As the global economy enters a new cycle, new risks are building. The prospect of sustained fiscal stimulus, rising inflation risks and diminished central bank support, collectively challenges the safe harbor that government bonds once provided.”
This gets to a concern that I have been expressing for some time. My latest statement of the issue is found here.
I have explained this (safe harbor effect) over the past several years as a result of the uncertainty going on in the world where “risk-averse” monies from around the globe are seeking out a safe haven and thus large amounts of foreign money have moved into U.S. Treasury securities and this has resulted in “real yields” dropping below zero.”
My argument has been that as long as these “risk-averse” monies remain in the United States, the yield situation in the bond market will stay as it is and has been.”
As things settle down in the world these monies will move back toward their home markets and the yield on these TIPS will begin to rise and move into positive territory.”

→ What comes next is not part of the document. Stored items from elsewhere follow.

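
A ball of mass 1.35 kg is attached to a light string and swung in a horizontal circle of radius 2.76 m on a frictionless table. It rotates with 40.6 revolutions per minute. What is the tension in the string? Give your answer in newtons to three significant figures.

67.4 N

ω = 40.6 rev/min × 2π/60 = 4.252 rad/s, so v = ωr = 4.252 × 2.76 = 11.73 m/s.
The tension is the only horizontal force, so it supplies the full centripetal force: T = m v²/r = 1.35 × (11.73)²/2.76 = 1.35 × 137.7/2.76 = 67.35 N.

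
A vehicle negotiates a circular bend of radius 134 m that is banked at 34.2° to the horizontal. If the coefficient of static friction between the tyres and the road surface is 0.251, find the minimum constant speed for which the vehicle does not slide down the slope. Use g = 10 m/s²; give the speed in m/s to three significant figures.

At the minimum speed, friction acts up the slope at its limiting value f = μN. Radially (horizontal, toward centre): N sinθ − μN cosθ = mv²/r. Vertically: N cosθ + μN sinθ = mg.
Dividing: v² = r g (sinθ − μcosθ)/(cosθ + μsinθ).
sinθ − μcosθ = 0.5621 − 0.251×0.8271 = 0.3545; cosθ + μsinθ = 0.8271 + 0.251×0.5621 = 0.9682.
v² = 134 × 10.0 × 0.3545/0.9682 = 490.6 m²/s², so v = 22.15 m/s.

22.2 m/s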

This is exactly what Mr. Maharaj is concerned about. He argues that the policy mix in the United States is changing and fiscal policy is becoming more predominant. The Congress is pushing to achieve higher rates of inflation, which imposes a flood on bond yields.
He reasons that
stronger economic growth sparked by unprecedented stimulus or the return of inflation, will eventually lead to a pullback in liquidity support from central banks.”
Investors are not prepared for this type of response. Investors are still betting on the support of the central banks. This attitude has been generated over, at least, the last decade. I have repeatedly written about this situation. The Fed, in its pronouncements, has actually supported this role.

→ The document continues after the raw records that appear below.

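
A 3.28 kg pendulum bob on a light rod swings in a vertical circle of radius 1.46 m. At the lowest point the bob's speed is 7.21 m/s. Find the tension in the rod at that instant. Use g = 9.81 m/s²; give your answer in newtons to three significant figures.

149 N

At the lowest point, T points up (toward the centre) and the weight mg points down (away from the centre), so the net inward force is T − mg = mv²/r.
T = m(v²/r + g) = 3.28 × ((7.21)²/1.46 + 9.81) = 3.28 × (35.61 + 9.81) = 3.28 × 45.42 = 149.0 N.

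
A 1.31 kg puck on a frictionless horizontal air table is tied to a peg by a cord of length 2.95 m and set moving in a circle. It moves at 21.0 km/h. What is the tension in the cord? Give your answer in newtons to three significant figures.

15.1 N

v = 21.0 km/h = 21.0/3.6 = 5.833 m/s.
The tension is the only horizontal force, so it supplies the full centripetal force: T = m v²/r = 1.31 × (5.833)²/2.95 = 1.31 × 34.03/2.95 = 15.11 N.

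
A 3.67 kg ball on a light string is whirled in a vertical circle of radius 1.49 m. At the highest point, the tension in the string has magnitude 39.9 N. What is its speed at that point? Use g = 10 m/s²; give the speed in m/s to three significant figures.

At the top, T + mg = mv²/r, so v = √(r(T/m + g)) = √(1.49 × (39.9/3.67 + 10.0)) = √(1.49 × 20.87) = √31.10 = 5.577 m/s.

5.58 m/s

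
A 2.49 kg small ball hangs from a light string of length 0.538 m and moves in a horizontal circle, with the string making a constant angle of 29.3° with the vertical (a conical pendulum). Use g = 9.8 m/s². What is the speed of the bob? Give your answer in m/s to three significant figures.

The radius of the circle is r = L sinθ = 0.538 × sin 29.3° = 0.2633 m.
Horizontally T sinθ = mv²/r and vertically T cosθ = mg, so tanθ = v²/(rg).
v = √(r g tanθ) = √(0.2633 × 9.8 × 0.5612) = √1.448 = 1.203 m/s.

1.20 m/s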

Consequently, Mr. Maharaj is concerned that investors today are not “well hedged” enough concerning this possibility, to combat a possible change. However, he does go on to argue
There currently seems a low likelihood of a sharp hawkish pivot by central banks. But, today, with markets still pricing in significant policy accommodation, even a small recalibration can lead to volatility in bond markets. The doubling of the gap between two-year and 10-year Treasury yields in just a few weeks is a timely reminder of such sensitivity.”
The ultimate reason for this concern is that with the shift in investor’s focus from Fed policy support to economic fundamentals, government bonds cannot provide the safety expected of them. That is, the U.S. could cease to be a safe haven for foreign monies that are risk-averse.
The only way for investors to protect themselves is to diversity internationally. This would, of course, draw lots of money away from the U.S. bond market, and bond prices would decline even further.
The question is, what would this kind of selling of U.S. Treasuries have on U.S. financial markets.
The risk is there, no question about it.
What needs to be done? Well, the Federal Reserve and the U.S. government have spent a long time getting us to where we are today. And, the current situation is one of extreme disequilibrium connected with radical uncertainty. What takes a long time to get into is not easy to reverse.
Hopefully, the Federal Reserve will be able to handle the upcoming disruptions. The investor needs to stay nimble, very nimble.